De un texto hallado sin firma, en un lugar que no existe, escrito con tinta que no mancha.

Los que nombran a los Arcontes como si fueran demonios del aire no han entendido. Los que les temen como si fueran entes externos no han descendido. Los que luchan contra ellos con espada de voluntad ya han sido vencidos, porque el Arconte crece en la fricción.

El primero que debes conocer está sentado en tu voz. Habla con tus frases más comunes. Se esconde detrás del “no puedo” y del “no soy”. Ama el nombre que repites sin pensar. Se alimenta de tus justificaciones, y cada vez que dices “así soy yo”, él ríe.

El segundo habita en tus ojos. Filtra lo que ves. Te enseña a mirar sin ver. Te convence de que las cosas son como son, y que lo posible ya está escrito. Cuando un símbolo te sacude y tú lo descartas, es él quien ha hablado.

El tercero se viste de historia. Te cuenta la tuya como un destino sellado. Te dice que vienes de tal sangre, de tal herida, de tal error, y que por eso todo está determinado. Le encanta la palabra “realista”.

El cuarto es amante del juicio. Divide el mundo en correcto e incorrecto. Premia con culpa y castiga con orgullo. Habita especialmente en los buscadores de la luz. Te dice que lo has superado, mientras te encadena a una forma más refinada de la misma prisión.

El quinto es el más profundo. No tiene rostro. Es una estructura. Vive en la raíz de tu lenguaje, en la arquitectura de tus emociones, en el ritmo mismo de tu pensamiento. No se lo puede expulsar, solo desactivarlo.

No se combate a un Arconte. Se lo expone. Se lo observa sin temblor. Y cuando se le mira con todo el cuerpo, sin juicio ni deseo de vencer, comienza a deshacerse. Porque su forma está hecha del reflejo que tú proyectas.

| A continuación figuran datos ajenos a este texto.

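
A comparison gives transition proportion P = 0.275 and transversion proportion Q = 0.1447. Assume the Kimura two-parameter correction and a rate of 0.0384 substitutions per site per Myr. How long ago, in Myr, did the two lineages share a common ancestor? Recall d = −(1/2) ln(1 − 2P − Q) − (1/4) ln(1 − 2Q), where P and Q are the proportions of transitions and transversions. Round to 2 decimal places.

8.84

Under the Kimura two-parameter model, d = −½ ln(1 − 2P − Q) − ¼ ln(1 − 2Q).
1 − 2P − Q = 0.3053, giving −½ ln(0.3053) = 0.593230.
1 − 2Q = 0.7106, giving −¼ ln(0.7106) = 0.085411.
d = 0.593230 + 0.085411 = 0.678641.
Under a molecular clock d = 2μt, so t = d/(2μ) = 0.678641 / (2 × 0.0384) = 8.84 Myr.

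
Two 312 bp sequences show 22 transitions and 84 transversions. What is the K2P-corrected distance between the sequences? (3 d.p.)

P = 22/312 ≈ 0.070513 and Q = 84/312 ≈ 0.269231.
Under the Kimura two-parameter model, d = −½ ln(1 − 2P − Q) − ¼ ln(1 − 2Q).
1 − 2P − Q = 0.589743, giving −½ ln(0.589743) = 0.264034.
1 − 2Q = 0.461538, giving −¼ ln(0.461538) = 0.193298.
d = 0.264034 + 0.193298 = 0.457332.

0.457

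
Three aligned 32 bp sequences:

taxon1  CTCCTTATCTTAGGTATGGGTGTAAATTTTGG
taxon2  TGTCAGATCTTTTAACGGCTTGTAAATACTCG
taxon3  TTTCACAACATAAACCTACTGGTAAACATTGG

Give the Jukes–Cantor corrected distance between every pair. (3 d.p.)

d(taxon1,taxon2) = 0.824, d(taxon1,taxon3) = 0.824, d(taxon2,taxon3) = 0.585

taxon1–taxon2: 16/32 sites differ → p = 0.5, d = −0.75 ln(1 − 0.666667) = 0.823960 ≈ 0.824.
taxon1–taxon3: 16/32 sites differ → p = 0.5, d = −0.75 ln(1 − 0.666667) = 0.823960 ≈ 0.824.
taxon2–taxon3: 13/32 sites differ → p = 0.40625, d = −0.75 ln(1 − 0.541667) = 0.585119 ≈ 0.585.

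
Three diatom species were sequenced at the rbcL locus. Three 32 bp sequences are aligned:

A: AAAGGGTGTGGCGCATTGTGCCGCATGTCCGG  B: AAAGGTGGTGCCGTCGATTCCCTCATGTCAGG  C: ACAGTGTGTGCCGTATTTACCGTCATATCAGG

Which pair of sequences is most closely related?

A–B: 11/32 differ, p = 0.344, d = 0.460.
A–C: 11/32 differ, p = 0.344, d = 0.460.
B–C: 10/32 differ, p = 0.313, d = 0.404.
The smallest distance is between B and C.

B and C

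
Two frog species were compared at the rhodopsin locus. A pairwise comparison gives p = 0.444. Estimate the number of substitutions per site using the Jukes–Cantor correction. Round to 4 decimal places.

d = −(3/4) ln(1 − 4p/3) = −0.75 ln(1 − 0.592) = −0.75 ln(0.408)
  = −0.75 × (-0.896488) = 0.672366 substitutions/site.

0.6724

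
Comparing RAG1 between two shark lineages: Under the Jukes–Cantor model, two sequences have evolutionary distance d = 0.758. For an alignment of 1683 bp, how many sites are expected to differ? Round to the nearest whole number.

803

Invert JC69: p = (3/4)(1 − e^(−4d/3)) = 0.75 × (1 − e^(-1.010667)) = 0.75 × (1 − 0.363976) = 0.477018.
Expected differing sites = pL ≈ 0.477018 × 1683 = 802.821294 ≈ 803.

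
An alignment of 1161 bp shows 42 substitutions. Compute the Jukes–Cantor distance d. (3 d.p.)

p = 42/1161 ≈ 0.036176.
d = −(3/4) ln(1 − 4p/3) = −0.75 ln(1 − 0.048235) = −0.75 ln(0.951765)
  = −0.75 × (-0.049437) = 0.037078 substitutions/site.

0.037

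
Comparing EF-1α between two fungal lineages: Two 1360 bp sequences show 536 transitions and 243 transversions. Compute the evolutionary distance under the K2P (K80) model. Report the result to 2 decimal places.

1.81

P = 536/1360 ≈ 0.394118 and Q = 243/1360 ≈ 0.178676.
Under the Kimura two-parameter model, d = −½ ln(1 − 2P − Q) − ¼ ln(1 − 2Q).
1 − 2P − Q = 0.033088, giving −½ ln(0.033088) = 1.704292.
1 − 2Q = 0.642648, giving −¼ ln(0.642648) = 0.110540.
d = 1.704292 + 0.110540 = 1.814832.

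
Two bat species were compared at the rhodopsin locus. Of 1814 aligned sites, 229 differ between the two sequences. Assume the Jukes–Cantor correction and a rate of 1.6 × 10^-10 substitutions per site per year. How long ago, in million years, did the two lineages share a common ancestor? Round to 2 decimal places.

p = 229/1814 ≈ 0.12624.
d = −(3/4) ln(1 − 4p/3) = −0.75 ln(1 − 0.16832) = −0.75 ln(0.83168)
  = −0.75 × (-0.184308) = 0.138231 substitutions/site.
Under a molecular clock d = 2μt, so t = d/(2μ) = 0.138231 / (2 × 1.6 × 10^-10) = 431.97 million years.

431.97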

El secreto está en no temerle, pero tampoco domesticarlo. Hay que dejarlo arder sin leña. Solo así su sombra revela la luz que encubre.

Hay quienes los han vencido. Pero no lo cuentan como victoria. Porque al final no queda nadie que diga “yo vencí”. Solo una presencia más silenciosa, más real, más vasta que toda forma: el rostro sin rostro que observa desde detrás del ojo.

A eso algunos lo llaman despertar. Otros lo llaman recordar. Los más antiguos, simplemente lo nombraban con un gesto: el de cerrar los ojos, y abrir los de adentro.

“No niegues al Arconte. No lo abraces. Míralo. Y mientras lo haces, recuérdate a ti mismo sin él. El resto será caída, o ascenso, o lo que ya eras antes de nombrarte.”